平安京造営の際、都の中心には朱雀大路が大内裏に通じるように引かれ、南端に羅城門がおかれた。その門の東西に東寺と西寺の官寺が一寺ずつ建てられた。東寺と西寺の建立は平安遷都の翌々年の796(延暦15)年、東寺は大納納言 藤原伊勢人、西寺は坂上田村麻呂によって造営される。
当時、平安京内の寺院の建立は東寺と西寺以外には許されず、平安京にはこの二寺しか存在しなかった。羅城門や西寺など平安京の偉容を偲ばせるものは残っていないが、東寺は唯一残る平安京の遺構である。

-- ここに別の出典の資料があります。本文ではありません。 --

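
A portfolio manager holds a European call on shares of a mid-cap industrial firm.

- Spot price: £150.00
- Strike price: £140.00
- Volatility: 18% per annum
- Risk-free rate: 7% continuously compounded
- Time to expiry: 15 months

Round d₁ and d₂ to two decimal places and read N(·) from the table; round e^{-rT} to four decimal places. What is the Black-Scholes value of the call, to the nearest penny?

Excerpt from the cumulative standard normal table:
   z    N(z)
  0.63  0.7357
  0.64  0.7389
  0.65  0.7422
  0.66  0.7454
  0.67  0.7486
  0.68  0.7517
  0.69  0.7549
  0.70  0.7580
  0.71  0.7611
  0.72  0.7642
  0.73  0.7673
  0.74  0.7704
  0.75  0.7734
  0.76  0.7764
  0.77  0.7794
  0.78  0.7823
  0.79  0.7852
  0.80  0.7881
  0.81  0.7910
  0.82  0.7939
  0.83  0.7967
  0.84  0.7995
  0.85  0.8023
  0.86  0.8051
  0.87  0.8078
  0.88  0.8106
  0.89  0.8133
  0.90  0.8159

σ√T = 0.18·√1.25 = 0.2012
ln(S/K) + (r + σ²/2)T = ln(150/140) + (0.07 + 0.18²/2)·1.25 = 0.0690 + 0.1077 = 0.1767
d₁ = 0.1767 / 0.2012 = 0.8782 which rounds to 0.88
d₂ = d₁ − σ√T = 0.8782 − 0.2012 = 0.6770 which rounds to 0.68
exp(−rT) = exp(−0.07·1.25) = 0.9162
N(d₁) = N(0.88) = 0.8106;  N(d₂) = N(0.68) = 0.7517
C = 150·0.8106 − 140·0.9162·0.7517 = 121.5900 − 96.4191 = 25.1709

£25.17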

東寺が現在の姿になるのは弘法大師空海と出会ってからになる。空海は823(弘仁14)年、嵯峨天皇の命により造営なかばの東寺に入り、東寺を真言密教の道場とした。平安遷都から29年目、空海は50才のときであった。当時の入った空海は講堂、五重塔(883年完成)、私立学校の綜芸種智院(しゅげいしゅちいん)を建て、淳和天皇から「教王護国寺」の勅額を賜り、それがこの寺の正式名称となった。
なお、今は跡形もない西寺は、守敏(しゅびん)大徳という空海よりも上席の僧にあたえられて同じく鎮護国家の官寺となったが、たびたびの火災で焼失して、今は国の史跡として「西寺跡」がのこるだけである。空海と守敏が神泉苑において請雨法をきそい、空海が圧勝したという話もある。

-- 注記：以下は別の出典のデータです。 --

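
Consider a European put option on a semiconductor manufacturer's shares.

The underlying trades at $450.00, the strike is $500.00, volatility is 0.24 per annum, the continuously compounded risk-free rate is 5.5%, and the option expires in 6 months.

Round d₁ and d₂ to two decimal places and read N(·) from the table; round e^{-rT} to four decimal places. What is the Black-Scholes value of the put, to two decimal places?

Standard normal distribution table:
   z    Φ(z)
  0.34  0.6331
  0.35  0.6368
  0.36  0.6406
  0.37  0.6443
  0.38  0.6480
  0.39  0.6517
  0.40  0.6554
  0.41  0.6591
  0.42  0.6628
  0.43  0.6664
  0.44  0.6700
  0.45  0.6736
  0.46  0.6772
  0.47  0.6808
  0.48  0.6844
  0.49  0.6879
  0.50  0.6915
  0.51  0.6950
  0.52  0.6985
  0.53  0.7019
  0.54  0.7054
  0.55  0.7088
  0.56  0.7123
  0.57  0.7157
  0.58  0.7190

T = 0.5;  σ√T = 0.1697
ln(S/K) + (r + σ²/2)T = ln(450/500) + (0.055 + 0.24²/2)·0.5 = -0.1054 + 0.0419 = -0.0635
d₁ = -0.0635 / 0.1697 = -0.3739 ⇒ -0.37
d₂ = d₁ − σ√T = -0.3739 − 0.1697 = -0.5437 ⇒ -0.54
exp(−rT) = exp(−0.055·0.5) = 0.9729
P = 500·0.9729·N(0.54) − 450·N(0.37) = 500·0.9729·0.7054 − 450·0.6443 = 343.1418 − 289.9350 = 53.2068

$53.21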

空海の入定後、東寺はしだいに衰退して伽藍は荒廃し、1055(天喜3)年には五重塔を落雷にて失う。1189(文治5)年には高雄の神護寺を再興した文覚上人が、後白河法皇の院宣、源頼朝の援助により、金堂、講堂、五重塔、南大門や諸仏を修復するが、頼朝の死と文覚の失脚で、その建設は中断する。
1233(天福元)年、仏師の康勝が弘法大師像を新たにして大師堂(御影堂)に安置、また後白河法皇の皇女宣陽門院が帰依して荘園の寄進をおこない、当時の経済基盤がじょじょにととのってくる。後宇多法皇も1313(正和2)年には四ヶ所の所領地をあたえ、東寺の教学拡大をはかった。
その後、足利尊氏が東寺に本陣を置くなど室町期には伽藍充実をみた。しかし1486(文明18)年の土一揆(徳政一揆)で、境内に立てこもった一揆勢によって、ほとんどの堂宇が焼き落とされてしまう。
織田信長は入京の際に東寺を宿所としたことから再建を支援し、それは秀吉や家康にもうけつがれた。途中、1596(文禄5)年に大地震にみまわれ、諸堂が大破するが、豊臣秀吉が金堂を再建。秀吉の北政所が講堂修復などに尽くして、寺域の諸堂はよみがえっていった。ただ、1635(寛永12)年には五重塔が4度目の焼失にあう。しかしこれは徳川家光の発願によって1644(寛永21)年に再建され、今の私たちが見る姿になった。
東寺は京都駅の西南にあり徒歩でも15分ほどで行けます。近くには京都水族館がありますが、周辺にはあまり歩いて行ける観光名所はありません。東寺には大きな駐車場もありますので、自家用車でのアクセスも可能です。
JRをご利用の場合は、京都駅八条口から京都市バス78・19・16系統のいずれかに乗車、「東寺南門前」で下車します。バスで観光をする場合は500円のバス一日乗車券がお得です。
京阪電鉄をご利用の場合は「祇園四条駅」で下車ください。祇園四条駅から京都市バス207系統に乗車、「東寺東門前」で下車ください。東福寺までは徒歩で3分ほどです。
阪急電鉄をご利用の場合は「四条河原町」か「四条大宮」で下車ください。四条河原町からは京都市バス207系統に乗り換え「東寺東門前」で下車ください。東福寺までは徒歩で3分ほどです。
四条大宮からは京都市バス18・71・207系統のいずれかに乗車し、同じく「東寺東門前」で下車ください。